# Huntington Beach State Park Surf Fishing



## Danman

I'm thinking of trying my surf fishing luck at huntington beach state park. It is only 10 miles south of myrtle beach state park. 

Anybody have any luck fishing down there without making the trek to the jettie? 

Anybody know if the beach is like here in myrtle (flat beach with basically no drop offs or troughs,slouths,or structures? )

I would like to catch some fish no matter how small or big they are so I can see and feel my rod tip go bumpity bump.


----------



## SmoothLures

I haven't walked to the jetty yet and have been several times. I've only had shrimp and didn't take the time to get fresh mullet or something for bait but I've caught prolly 2 dozen dogfish from 1-2.5 feet, 1 small whiting, 1 small blue and a clear nose skate.
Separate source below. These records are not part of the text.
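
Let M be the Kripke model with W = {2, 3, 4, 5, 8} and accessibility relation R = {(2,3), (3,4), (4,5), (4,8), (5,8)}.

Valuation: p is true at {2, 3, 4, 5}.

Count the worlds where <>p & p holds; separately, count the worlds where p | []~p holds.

3 and 5

For <>p & p:
2: <>p is T, p is T. ✓
3: <>p is T, p is T. ✓
4: <>p is T, p is T. ✓
5: <>p is F, p is T. ✗
8: <>p is F, p is F. ✗
— 3 worlds.
For p | []~p:
2: p is T, []~p is F. ✓
3: p is T, []~p is F. ✓
4: p is T, []~p is F. ✓
5: p is T, []~p is T. ✓
8: p is F, []~p is T. ✓
— 5 worlds.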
These were a few weeks ago, I'm sure the fishing is better now.


----------



## bluefish1928

the jetty itself is a honey hole but a newcomer may only go home with a few fish and a ton of missing sinkers from snagging the rocks. cant tell you the good spots. there are certain areas that hold fish without snagging and areas where fish may hide. try it yourself. use a surf rod for the jetty.


----------



## SmoothLures

Do you have a good chance of catching a decent number of black drum or sheepshead from the jetty? Might try to get some fiddler crabs and head down sometime.


----------



## Danman

*bluefish and smoothlure*

Thanks for the info..The jettie is a pretty far walk with or without gear. It looks about 2 miles at least. I might still try all along the beach at least for one day. can't hurt to try.


----------



## bluefish1928

SmoothLures said:


> Do you have a good chance of catching a decent number of black drum or sheepshead from the jetty? Might try to get some fiddler crabs and head down sometime.


never done this my selft but i have seen ppl catch black drum and sheepshead. they are usually only at certain spots along the jetty on the inlet side and the ocean side.


----------